Le cinéaste nous fait découvrir également un Japon contemporain où traditions et modernité cohabitent, l’autel des ancêtres voisinant avec la Wii dans le foyer, les têtes s’inclinant avec respect pour se saluer. Toute l’atmosphère du film repose sur cette retenue des personnages, emplis d’une dignité toute ancestrale.

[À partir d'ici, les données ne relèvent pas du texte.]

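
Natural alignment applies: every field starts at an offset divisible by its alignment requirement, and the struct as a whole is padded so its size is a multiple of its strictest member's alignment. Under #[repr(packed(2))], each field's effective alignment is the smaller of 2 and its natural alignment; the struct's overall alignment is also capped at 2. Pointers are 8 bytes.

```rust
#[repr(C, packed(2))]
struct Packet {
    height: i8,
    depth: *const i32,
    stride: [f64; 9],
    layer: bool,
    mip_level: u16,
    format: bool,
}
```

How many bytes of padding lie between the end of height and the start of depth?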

Il y a plus d’émotion dans le craintif mais inflexible reproche d’une femme en apparence soumise et indulgente à son mari sévère que dans toutes les crises d’hystérie de nos matrones occidentales. Il y a plus de tendresse dans les pudiques accolades que se donnent parents et enfants que dans les déluges de bisous des mères poules à leurs enfants rois. Et si tout le film semble se dérouler dans une ambiance délicate et ralentie, certaines scènes sont d’une violence d’autant plus bouleversante qu’elle est contenue à l’extrême.

Finalement Kore-eda signe un film conservateur qui n’a rien de rétrograde. Tout en faisant primer les liens de l’affection sur ceux du sang, il réhabilite un modèle familial fondé sur la transmission et la reconnaissance, contre les ravages libéraux d’une éducation qui n’a d’autre but que la réussite.

Dans Tel père, tel fils, le cinéaste nous offre la lente distillation du composé « famille », magma mystérieux où se mêlent amour, ADN et habitus, jusqu’à obtenir une pureté rare et rafraîchissante.